I had a look at how Bochs handles detection of the trap flag to indicate single stepping, and in general what happens is that before each instruction is executed, any exceptions held in a queue are processed.
Originally in my emulator’s main loop, I was checking for conditions such as hardware breakpoints and also if single stepping was enabled. If it was, I’d throw an exception once the instruction was complete.
I was able to remove the explicit check for the hardware breakpoints the other day in the main loop and I mention that in another post, but today I was also able to eliminate the single step check.
To enable a single step the eflags register needs to be changed to set the trap flag. This is done primarily by using the popf instruction which can set the trap flag. pushf is used to obtain the current eflags contents, and that is or’d with 0x100 (from memory) to set the specific flag in question. In theory, returning from a win32 exception handler could also set this flag (though I haven’t checked), and also SetThreadContext could set it.
Once the trap flag is set, at the end of the next instruction, an exception is raised, and the trap flag is cleared. Some malware and packers (like telock) uses these types of exceptions to make reversing more difficult.
What I do now to handle this situation, is to instrument popf so that if the trap flag is set, the following instruction is modified in the instruction cache so that the function that handles its implementation points to a special function that in addition to performing the original function implementing that instruction, also raises an exception once complete. It also restores the function pointer so as not to call the single step function again.
Its clear the instruction cache (see the threaded interpretation blog post), has become a really useful tool that enables such optimisations to occur.

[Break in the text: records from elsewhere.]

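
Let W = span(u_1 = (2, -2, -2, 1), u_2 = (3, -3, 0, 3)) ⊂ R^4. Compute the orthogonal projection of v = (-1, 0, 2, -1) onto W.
proj_W(v) = (-13/14, 13/14, 11/7, -1/7)

Set up U = [u_1 | ... | u_2] ∈ R^(4×2). The projector onto W = col(U) is P = U (U^T U)^(-1) U^T.
Compute U^T U =
  [13, 15]
  [15, 27],
and U^T v = (-7, -6).
Solve U^T U · c = U^T v for the coefficients: c = (-11/14, 3/14). The projection is proj_W(v) = U c.
Check: (v - proj_W(v)) · u_1 = 0  (should be 0).
Check: (v - proj_W(v)) · u_2 = 0  (should be 0).
Result: proj_W(v) = (-13/14, 13/14, 11/7, -1/7).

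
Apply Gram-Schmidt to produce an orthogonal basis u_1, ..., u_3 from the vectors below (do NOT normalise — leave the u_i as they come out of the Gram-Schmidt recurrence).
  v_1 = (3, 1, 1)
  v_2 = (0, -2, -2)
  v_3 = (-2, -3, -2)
Orthogonal basis:
  u_1 = (3, 1, 1)
  u_2 = (12/11, -18/11, -18/11)
  u_3 = (0, -1/2, 1/2)

Apply the Gram-Schmidt recurrence
  u_1 = v_1
  u_i = v_i − Σ_{j<i} ((v_i · u_j) / (u_j · u_j)) · u_j.

Step by step this gives:
  u_1 = (3, 1, 1)
  u_2 = (12/11, -18/11, -18/11)
  u_3 = (0, -1/2, 1/2)

Orthogonality check:
  u_2 · u_1 = 0 (should be 0)
  u_3 · u_1 = 0 (should be 0)
  u_3 · u_2 = 0 (should be 0)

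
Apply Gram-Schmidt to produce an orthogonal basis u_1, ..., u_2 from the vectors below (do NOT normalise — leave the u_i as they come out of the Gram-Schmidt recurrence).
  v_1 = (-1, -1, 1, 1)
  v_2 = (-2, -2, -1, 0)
Orthogonal basis:
  u_1 = (-1, -1, 1, 1)
  u_2 = (-5/4, -5/4, -7/4, -3/4)

Apply the Gram-Schmidt recurrence
  u_1 = v_1
  u_i = v_i − Σ_{j<i} ((v_i · u_j) / (u_j · u_j)) · u_j.

Step by step this gives:
  u_1 = (-1, -1, 1, 1)
  u_2 = (-5/4, -5/4, -7/4, -3/4)

Orthogonality check:
  u_2 · u_1 = 0 (should be 0)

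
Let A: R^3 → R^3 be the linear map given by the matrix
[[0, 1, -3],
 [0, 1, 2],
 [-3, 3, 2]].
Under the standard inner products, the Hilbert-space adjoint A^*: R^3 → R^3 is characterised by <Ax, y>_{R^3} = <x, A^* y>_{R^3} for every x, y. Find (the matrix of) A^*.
A^* = A^T =
[[0, 0, -3],
 [1, 1, 3],
 [-3, 2, 2]]

For real matrices with standard dot products, the defining identity <Ax, y> = <x, A^* y> gives (Ax)^T y = x^T (A^*) y, i.e. x^T A^T y = x^T (A^*) y. Since this holds for all x, y, we must have A^* = A^T. Therefore
A^* =
[[0, 0, -3],
 [1, 1, 3],
 [-3, 2, 2]].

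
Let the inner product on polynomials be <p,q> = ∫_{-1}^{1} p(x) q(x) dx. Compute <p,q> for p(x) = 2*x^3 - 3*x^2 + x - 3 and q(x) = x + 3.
<p,q> = -338/15

Expand the product: p(x)·q(x) = 2*x^4 + 3*x^3 - 8*x^2 - 9.
∫_{-1}^{1} of each monomial x^k gives [2/(k+1) if k even, 0 if k odd]. Integrating term-by-term (or equivalently evaluating the antiderivative F(x) = 2*x^5/5 + 3*x^4/4 - 8*x^3/3 - 9*x at the endpoints):
  F(1) − F(−1) = -631/60 − (721/60) = -338/15.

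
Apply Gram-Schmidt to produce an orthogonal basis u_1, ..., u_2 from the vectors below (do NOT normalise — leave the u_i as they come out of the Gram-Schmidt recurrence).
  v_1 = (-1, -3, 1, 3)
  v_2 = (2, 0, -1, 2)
Orthogonal basis:
  u_1 = (-1, -3, 1, 3)
  u_2 = (43/20, 9/20, -23/20, 31/20)

Apply the Gram-Schmidt recurrence
  u_1 = v_1
  u_i = v_i − Σ_{j<i} ((v_i · u_j) / (u_j · u_j)) · u_j.

Step by step this gives:
  u_1 = (-1, -3, 1, 3)
  u_2 = (43/20, 9/20, -23/20, 31/20)

Orthogonality check:
  u_2 · u_1 = 0 (should be 0)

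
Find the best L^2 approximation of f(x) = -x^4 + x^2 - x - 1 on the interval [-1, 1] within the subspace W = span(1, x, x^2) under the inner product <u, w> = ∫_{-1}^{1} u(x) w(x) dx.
g(x) = x^2/7 - x - 32/35

The best approximation g ∈ W is the orthogonal projection of f onto W. Writing g = a_0 + a_1 x + a_2 x^2, the coefficients solve the normal equations G · a = b where
  G_{ij} = <φ_i, φ_j> and b_i = <f, φ_i>, with φ_0 = 1, φ_1 = x, φ_2 = x^2.
G =
  [2, 0, 2/3]
  [0, 2/3, 0]
  [2/3, 0, 2/5],
b = (-26/15, -2/3, -58/105).
Solving gives a_0 = -32/35, a_1 = -1, a_2 = 1/7, so
  g(x) = x^2/7 - x - 32/35.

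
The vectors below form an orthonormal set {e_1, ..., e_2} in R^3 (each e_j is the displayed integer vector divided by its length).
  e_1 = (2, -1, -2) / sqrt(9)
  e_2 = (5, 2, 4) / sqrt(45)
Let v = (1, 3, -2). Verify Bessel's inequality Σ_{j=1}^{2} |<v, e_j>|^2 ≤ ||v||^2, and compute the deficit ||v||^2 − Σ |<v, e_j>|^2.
Σ |<v, e_j>|^2 = 6/5; ||v||^2 = 14; deficit = 64/5

Write each e_j = u_j / sqrt(<u_j, u_j>) where u_j is the displayed integer vector. Then <v, e_j> = <v, u_j> / sqrt(<u_j, u_j>), so |<v, e_j>|^2 = <v, u_j>^2 / <u_j, u_j>.
Coefficients: <v, e_1> = 3/sqrt(9), <v, e_2> = 3/sqrt(45).
Square and sum: Σ |<v, e_j>|^2 = 6/5.
Compute ||v||^2 = v·v = 14.
Deficit = 14 − 6/5 = 64/5 ≥ 0, confirming Bessel's inequality. (The deficit equals ||v − Σ <v,e_j> e_j||^2, the squared distance from v to span{e_j}.)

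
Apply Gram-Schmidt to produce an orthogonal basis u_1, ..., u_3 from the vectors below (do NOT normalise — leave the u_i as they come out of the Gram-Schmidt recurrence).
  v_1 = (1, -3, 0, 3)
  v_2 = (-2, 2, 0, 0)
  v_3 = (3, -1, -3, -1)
Orthogonal basis:
  u_1 = (1, -3, 0, 3)
  u_2 = (-30/19, 14/19, 0, 24/19)
  u_3 = (6/11, 6/11, -3, 4/11)

Apply the Gram-Schmidt recurrence
  u_1 = v_1
  u_i = v_i − Σ_{j<i} ((v_i · u_j) / (u_j · u_j)) · u_j.

Step by step this gives:
  u_1 = (1, -3, 0, 3)
  u_2 = (-30/19, 14/19, 0, 24/19)
  u_3 = (6/11, 6/11, -3, 4/11)

Orthogonality check:
  u_2 · u_1 = 0 (should be 0)
  u_3 · u_1 = 0 (should be 0)
  u_3 · u_2 = 0 (should be 0)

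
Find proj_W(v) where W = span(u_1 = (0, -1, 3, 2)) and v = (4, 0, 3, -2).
proj_W(v) = (0, -5/14, 15/14, 5/7)

Set up U = [u_1 | ... | u_1] ∈ R^(4×1). The projector onto W = col(U) is P = U (U^T U)^(-1) U^T.
Compute U^T U =
  [14],
and U^T v = (5).
Solve U^T U · c = U^T v for the coefficients: c = (5/14). The projection is proj_W(v) = U c.
Check: (v - proj_W(v)) · u_1 = 0  (should be 0).
Result: proj_W(v) = (0, -5/14, 15/14, 5/7).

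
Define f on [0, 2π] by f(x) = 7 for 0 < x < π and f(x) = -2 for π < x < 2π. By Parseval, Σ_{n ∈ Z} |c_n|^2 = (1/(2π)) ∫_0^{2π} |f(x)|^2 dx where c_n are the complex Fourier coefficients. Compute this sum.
Σ |c_n|^2 = 53/2

Parseval equates the L^2 energy of f (normalised by 1/(2π)) with the ℓ^2 sum of its Fourier coefficients: (1/(2π)) ∫_0^{2π} |f|^2 = Σ |c_n|^2.
Compute the left side: (1/(2π)) [∫_0^π 7^2 dx + ∫_π^{2π} (-2)^2 dx] = (1/(2π)) · (49π + 4π) = (49 + 4)/2 = 53/2.
So Σ_{n ∈ Z} |c_n|^2 = 53/2.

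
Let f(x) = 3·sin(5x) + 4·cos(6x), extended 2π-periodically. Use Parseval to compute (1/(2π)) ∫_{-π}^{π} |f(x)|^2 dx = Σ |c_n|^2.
Σ |c_n|^2 = 25/2

Expand |f|^2 and use orthogonality of {sin(nx), cos(mx)} on [-π, π]:
  ∫_{-π}^{π} sin(nx)^2 dx = π, ∫ cos(mx)^2 dx = π, and cross terms integrate to 0.
So ∫_{-π}^{π} f(x)^2 dx = 3^2 · π + 4^2 · π = (9 + 16)π.
Divide by 2π: (9 + 16)/2 = 25/2.
By Parseval, this equals Σ |c_n|^2.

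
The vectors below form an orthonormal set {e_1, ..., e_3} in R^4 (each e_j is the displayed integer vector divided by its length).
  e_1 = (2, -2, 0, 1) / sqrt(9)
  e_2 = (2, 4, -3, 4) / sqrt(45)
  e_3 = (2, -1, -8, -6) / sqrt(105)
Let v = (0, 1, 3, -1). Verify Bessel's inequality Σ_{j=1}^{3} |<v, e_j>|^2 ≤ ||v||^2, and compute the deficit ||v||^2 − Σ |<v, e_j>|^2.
Σ |<v, e_j>|^2 = 131/21; ||v||^2 = 11; deficit = 100/21

Write each e_j = u_j / sqrt(<u_j, u_j>) where u_j is the displayed integer vector. Then <v, e_j> = <v, u_j> / sqrt(<u_j, u_j>), so |<v, e_j>|^2 = <v, u_j>^2 / <u_j, u_j>.
Coefficients: <v, e_1> = -3/sqrt(9), <v, e_2> = -9/sqrt(45), <v, e_3> = -19/sqrt(105).
Square and sum: Σ |<v, e_j>|^2 = 131/21.
Compute ||v||^2 = v·v = 11.
Deficit = 11 − 131/21 = 100/21 ≥ 0, confirming Bessel's inequality. (The deficit equals ||v − Σ <v,e_j> e_j||^2, the squared distance from v to span{e_j}.)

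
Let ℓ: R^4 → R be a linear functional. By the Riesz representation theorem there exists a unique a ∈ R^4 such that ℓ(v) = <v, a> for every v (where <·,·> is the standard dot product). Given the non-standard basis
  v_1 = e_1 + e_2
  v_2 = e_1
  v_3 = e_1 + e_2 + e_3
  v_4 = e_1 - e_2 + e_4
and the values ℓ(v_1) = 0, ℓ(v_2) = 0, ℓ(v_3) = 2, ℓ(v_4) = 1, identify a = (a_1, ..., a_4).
a = (0, 0, 2, 1)

Write a = (a_1, ..., a_4) in the standard basis. For each basis vector v_i, ℓ(v_i) = <v_i, a> is a linear equation in the a_j's. Collect the n equations into a matrix system V a = ℓ, where row i of V is v_i (expressed in the standard basis). Since V is invertible (lower-triangular with 1s on the diagonal, up to permutation), solve by back-substitution:
  V =
[[1, 1, 0, 0],
 [1, 0, 0, 0],
 [1, 1, 1, 0],
 [1, -1, 0, 1]]
  V a = (0, 0, 2, 1)
Solving gives a = (0, 0, 2, 1).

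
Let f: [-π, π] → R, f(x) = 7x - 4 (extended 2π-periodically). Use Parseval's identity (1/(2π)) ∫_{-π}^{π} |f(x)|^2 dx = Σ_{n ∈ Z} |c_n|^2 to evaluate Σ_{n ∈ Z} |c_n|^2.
Σ |c_n|^2 = 49π^2/3 + 16

Expand and integrate term by term over [-π, π]:
  ∫ (7x)^2 dx = 49·(2π^3/3); ∫ 2·7·(-4)·x dx = 0 (odd integrand); ∫ (-4)^2 dx = 16·2π.
So (1/(2π)) ∫_{-π}^{π} (7x - 4)^2 dx = 49π^2/3 + 16 = 49π^2/3 + 16.
Parseval ⇒ Σ |c_n|^2 = 49π^2/3 + 16.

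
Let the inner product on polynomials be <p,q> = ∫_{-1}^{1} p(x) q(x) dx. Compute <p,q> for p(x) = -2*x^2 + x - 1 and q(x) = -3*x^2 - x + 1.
<p,q> = 2/5

Expand the product: p(x)·q(x) = 6*x^4 - x^3 + 2*x - 1.
∫_{-1}^{1} of each monomial x^k gives [2/(k+1) if k even, 0 if k odd]. Integrating term-by-term (or equivalently evaluating the antiderivative F(x) = 6*x^5/5 - x^4/4 + x^2 - x at the endpoints):
  F(1) − F(−1) = 19/20 − (11/20) = 2/5.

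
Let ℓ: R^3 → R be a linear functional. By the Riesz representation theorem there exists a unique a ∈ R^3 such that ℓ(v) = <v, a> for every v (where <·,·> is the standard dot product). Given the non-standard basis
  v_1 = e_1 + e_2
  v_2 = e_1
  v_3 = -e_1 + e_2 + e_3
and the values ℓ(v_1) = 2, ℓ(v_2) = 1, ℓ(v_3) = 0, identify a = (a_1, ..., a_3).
a = (1, 1, 0)

Write a = (a_1, ..., a_3) in the standard basis. For each basis vector v_i, ℓ(v_i) = <v_i, a> is a linear equation in the a_j's. Collect the n equations into a matrix system V a = ℓ, where row i of V is v_i (expressed in the standard basis). Since V is invertible (lower-triangular with 1s on the diagonal, up to permutation), solve by back-substitution:
  V =
[[1, 1, 0],
 [1, 0, 0],
 [-1, 1, 1]]
  V a = (2, 1, 0)
Solving gives a = (1, 1, 0).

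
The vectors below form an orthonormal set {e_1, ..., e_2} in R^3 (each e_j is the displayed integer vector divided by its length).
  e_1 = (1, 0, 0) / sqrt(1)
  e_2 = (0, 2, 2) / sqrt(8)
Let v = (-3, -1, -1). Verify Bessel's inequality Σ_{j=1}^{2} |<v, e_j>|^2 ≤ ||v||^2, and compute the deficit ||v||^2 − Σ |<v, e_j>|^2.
Σ |<v, e_j>|^2 = 11; ||v||^2 = 11; deficit = 0

Write each e_j = u_j / sqrt(<u_j, u_j>) where u_j is the displayed integer vector. Then <v, e_j> = <v, u_j> / sqrt(<u_j, u_j>), so |<v, e_j>|^2 = <v, u_j>^2 / <u_j, u_j>.
Coefficients: <v, e_1> = -3/sqrt(1), <v, e_2> = -4/sqrt(8).
Square and sum: Σ |<v, e_j>|^2 = 11.
Compute ||v||^2 = v·v = 11.
Deficit = 11 − 11 = 0 ≥ 0, confirming Bessel's inequality. (The deficit equals ||v − Σ <v,e_j> e_j||^2, the squared distance from v to span{e_j}.)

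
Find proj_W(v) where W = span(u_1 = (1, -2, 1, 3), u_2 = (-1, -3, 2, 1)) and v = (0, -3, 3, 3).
proj_W(v) = (0, -18/5, 54/25, 72/25)

Set up U = [u_1 | ... | u_2] ∈ R^(4×2). The projector onto W = col(U) is P = U (U^T U)^(-1) U^T.
Compute U^T U =
  [15, 10]
  [10, 15],
and U^T v = (18, 18).
Solve U^T U · c = U^T v for the coefficients: c = (18/25, 18/25). The projection is proj_W(v) = U c.
Check: (v - proj_W(v)) · u_1 = 0  (should be 0).
Check: (v - proj_W(v)) · u_2 = 0  (should be 0).
Result: proj_W(v) = (0, -18/5, 54/25, 72/25).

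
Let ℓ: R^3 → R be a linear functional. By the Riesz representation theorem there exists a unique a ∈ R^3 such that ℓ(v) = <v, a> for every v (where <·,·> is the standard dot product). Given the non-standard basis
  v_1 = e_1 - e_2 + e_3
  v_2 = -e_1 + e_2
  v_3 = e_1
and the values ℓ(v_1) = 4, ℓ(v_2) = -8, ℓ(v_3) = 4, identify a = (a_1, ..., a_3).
a = (4, -4, -4)

Write a = (a_1, ..., a_3) in the standard basis. For each basis vector v_i, ℓ(v_i) = <v_i, a> is a linear equation in the a_j's. Collect the n equations into a matrix system V a = ℓ, where row i of V is v_i (expressed in the standard basis). Since V is invertible (lower-triangular with 1s on the diagonal, up to permutation), solve by back-substitution:
  V =
[[1, -1, 1],
 [-1, 1, 0],
 [1, 0, 0]]
  V a = (4, -8, 4)
Solving gives a = (4, -4, -4).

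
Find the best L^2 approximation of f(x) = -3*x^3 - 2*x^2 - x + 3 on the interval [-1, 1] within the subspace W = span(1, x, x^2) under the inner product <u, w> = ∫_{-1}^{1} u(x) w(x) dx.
g(x) = -2*x^2 - 14*x/5 + 3

The best approximation g ∈ W is the orthogonal projection of f onto W. Writing g = a_0 + a_1 x + a_2 x^2, the coefficients solve the normal equations G · a = b where
  G_{ij} = <φ_i, φ_j> and b_i = <f, φ_i>, with φ_0 = 1, φ_1 = x, φ_2 = x^2.
G =
  [2, 0, 2/3]
  [0, 2/3, 0]
  [2/3, 0, 2/5],
b = (14/3, -28/15, 6/5).
Solving gives a_0 = 3, a_1 = -14/5, a_2 = -2, so
  g(x) = -2*x^2 - 14*x/5 + 3.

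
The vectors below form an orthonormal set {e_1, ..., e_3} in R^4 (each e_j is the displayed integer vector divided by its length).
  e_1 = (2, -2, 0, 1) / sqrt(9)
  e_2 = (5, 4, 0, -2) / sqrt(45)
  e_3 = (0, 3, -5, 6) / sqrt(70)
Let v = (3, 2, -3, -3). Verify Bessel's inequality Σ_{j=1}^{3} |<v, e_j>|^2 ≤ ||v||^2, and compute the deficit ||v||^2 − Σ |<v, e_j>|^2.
Σ |<v, e_j>|^2 = 265/14; ||v||^2 = 31; deficit = 169/14

Write each e_j = u_j / sqrt(<u_j, u_j>) where u_j is the displayed integer vector. Then <v, e_j> = <v, u_j> / sqrt(<u_j, u_j>), so |<v, e_j>|^2 = <v, u_j>^2 / <u_j, u_j>.
Coefficients: <v, e_1> = -1/sqrt(9), <v, e_2> = 29/sqrt(45), <v, e_3> = 3/sqrt(70).
Square and sum: Σ |<v, e_j>|^2 = 265/14.
Compute ||v||^2 = v·v = 31.
Deficit = 31 − 265/14 = 169/14 ≥ 0, confirming Bessel's inequality. (The deficit equals ||v − Σ <v,e_j> e_j||^2, the squared distance from v to span{e_j}.)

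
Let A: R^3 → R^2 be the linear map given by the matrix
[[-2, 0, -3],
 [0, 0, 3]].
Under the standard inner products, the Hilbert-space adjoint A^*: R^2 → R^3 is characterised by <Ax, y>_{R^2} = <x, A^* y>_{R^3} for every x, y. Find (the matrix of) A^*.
A^* = A^T =
[[-2, 0],
 [0, 0],
 [-3, 3]]

For real matrices with standard dot products, the defining identity <Ax, y> = <x, A^* y> gives (Ax)^T y = x^T (A^*) y, i.e. x^T A^T y = x^T (A^*) y. Since this holds for all x, y, we must have A^* = A^T. Therefore
A^* =
[[-2, 0],
 [0, 0],
 [-3, 3]].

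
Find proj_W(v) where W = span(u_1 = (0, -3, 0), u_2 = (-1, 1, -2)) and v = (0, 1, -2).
proj_W(v) = (-4/5, 1, -8/5)

Set up U = [u_1 | ... | u_2] ∈ R^(3×2). The projector onto W = col(U) is P = U (U^T U)^(-1) U^T.
Compute U^T U =
  [9, -3]
  [-3, 6],
and U^T v = (-3, 5).
Solve U^T U · c = U^T v for the coefficients: c = (-1/15, 4/5). The projection is proj_W(v) = U c.
Check: (v - proj_W(v)) · u_1 = 0  (should be 0).
Check: (v - proj_W(v)) · u_2 = 0  (should be 0).
Result: proj_W(v) = (-4/5, 1, -8/5).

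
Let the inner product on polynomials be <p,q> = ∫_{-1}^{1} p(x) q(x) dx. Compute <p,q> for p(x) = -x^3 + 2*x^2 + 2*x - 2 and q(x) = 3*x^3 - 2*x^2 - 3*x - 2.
<p,q> = 36/7

Expand the product: p(x)·q(x) = -3*x^6 + 8*x^5 + 5*x^4 - 14*x^3 - 6*x^2 + 2*x + 4.
∫_{-1}^{1} of each monomial x^k gives [2/(k+1) if k even, 0 if k odd]. Integrating term-by-term (or equivalently evaluating the antiderivative F(x) = -3*x^7/7 + 4*x^6/3 + x^5 - 7*x^4/2 - 2*x^3 + x^2 + 4*x at the endpoints):
  F(1) − F(−1) = 59/42 − (-157/42) = 36/7.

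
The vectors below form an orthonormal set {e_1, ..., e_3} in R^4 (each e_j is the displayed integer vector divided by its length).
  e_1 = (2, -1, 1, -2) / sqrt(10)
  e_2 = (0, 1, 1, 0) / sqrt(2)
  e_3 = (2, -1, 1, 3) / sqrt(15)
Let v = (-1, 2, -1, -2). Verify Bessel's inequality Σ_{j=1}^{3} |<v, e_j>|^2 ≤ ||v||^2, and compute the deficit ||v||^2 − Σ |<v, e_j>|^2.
Σ |<v, e_j>|^2 = 26/3; ||v||^2 = 10; deficit = 4/3

Write each e_j = u_j / sqrt(<u_j, u_j>) where u_j is the displayed integer vector. Then <v, e_j> = <v, u_j> / sqrt(<u_j, u_j>), so |<v, e_j>|^2 = <v, u_j>^2 / <u_j, u_j>.
Coefficients: <v, e_1> = -1/sqrt(10), <v, e_2> = 1/sqrt(2), <v, e_3> = -11/sqrt(15).
Square and sum: Σ |<v, e_j>|^2 = 26/3.
Compute ||v||^2 = v·v = 10.
Deficit = 10 − 26/3 = 4/3 ≥ 0, confirming Bessel's inequality. (The deficit equals ||v − Σ <v,e_j> e_j||^2, the squared distance from v to span{e_j}.)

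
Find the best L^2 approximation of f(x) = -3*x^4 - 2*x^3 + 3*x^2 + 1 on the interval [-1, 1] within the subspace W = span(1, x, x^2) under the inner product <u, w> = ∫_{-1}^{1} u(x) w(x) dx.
g(x) = 3*x^2/7 - 6*x/5 + 44/35

The best approximation g ∈ W is the orthogonal projection of f onto W. Writing g = a_0 + a_1 x + a_2 x^2, the coefficients solve the normal equations G · a = b where
  G_{ij} = <φ_i, φ_j> and b_i = <f, φ_i>, with φ_0 = 1, φ_1 = x, φ_2 = x^2.
G =
  [2, 0, 2/3]
  [0, 2/3, 0]
  [2/3, 0, 2/5],
b = (14/5, -4/5, 106/105).
Solving gives a_0 = 44/35, a_1 = -6/5, a_2 = 3/7, so
  g(x) = 3*x^2/7 - 6*x/5 + 44/35.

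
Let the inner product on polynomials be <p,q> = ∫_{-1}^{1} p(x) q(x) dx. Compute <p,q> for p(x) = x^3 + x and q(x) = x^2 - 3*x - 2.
<p,q> = -16/5

Expand the product: p(x)·q(x) = x^5 - 3*x^4 - x^3 - 3*x^2 - 2*x.
∫_{-1}^{1} of each monomial x^k gives [2/(k+1) if k even, 0 if k odd]. Integrating term-by-term (or equivalently evaluating the antiderivative F(x) = x^6/6 - 3*x^5/5 - x^4/4 - x^3 - x^2 at the endpoints):
  F(1) − F(−1) = -161/60 − (31/60) = -16/5.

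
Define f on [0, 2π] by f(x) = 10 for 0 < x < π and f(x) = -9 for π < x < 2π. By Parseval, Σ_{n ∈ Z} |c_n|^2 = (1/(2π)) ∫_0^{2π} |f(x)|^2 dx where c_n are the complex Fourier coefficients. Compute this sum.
Σ |c_n|^2 = 181/2

Parseval equates the L^2 energy of f (normalised by 1/(2π)) with the ℓ^2 sum of its Fourier coefficients: (1/(2π)) ∫_0^{2π} |f|^2 = Σ |c_n|^2.
Compute the left side: (1/(2π)) [∫_0^π 10^2 dx + ∫_π^{2π} (-9)^2 dx] = (1/(2π)) · (100π + 81π) = (100 + 81)/2 = 181/2.
So Σ_{n ∈ Z} |c_n|^2 = 181/2.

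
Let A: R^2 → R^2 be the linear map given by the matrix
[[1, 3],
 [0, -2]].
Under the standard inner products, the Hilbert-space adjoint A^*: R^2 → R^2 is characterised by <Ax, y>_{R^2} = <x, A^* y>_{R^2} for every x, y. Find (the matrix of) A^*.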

And that kind of leaves me with not so many places I can further optimise, which brings me to an interesting paper by the FProt anti-virus team and how they implement unpacking in their engine http://www.datasecurity-event.com/uploads/hybrid_approach.pdf.
In essence, they have an emulator which can detect known code sequences in the process image, and when the process tries to execute such a sequence (fprot calls them known code chunks), it can emulate the sequence in one go with its own specific code without generically interpreting instruction by instruction.
This appears to be a great way to significantly improve the performance of such an emulator, and I’m really interested to try to implement such a thing. But having already implemented code to find crypto constants in the process image, its clear that a fast string search is necessary. My current naive algorithm for finding crypto constants is noticeably slow. So I will have to look at the standard algorithms used by anti-virus and nids.
The FProt paper doesn’t explicitly describe the algorithm it uses, but clearly after program loading, and whenever code is executed that was previously written to (indicating self modifying code), these are the times when searching for those known code chunks should occur. And to avoid the cost of a map lookup at each EIP to match the known code chunks we found, the instruction cache entry for the beginning of each known code chunk should point to a special function that implements the ‘mini-emulator’ (as FProt calls it) which implements the emulation for that code chunk. The has no cost associated with it, except for searching for those known code chunks. It would probably make sense to search for known malware signatures at the same time.. but I’m not sure that I want to write a complete AV solution yet..
This post was probably not that interesting for most people, but that FProt paper is an interesting read none the less.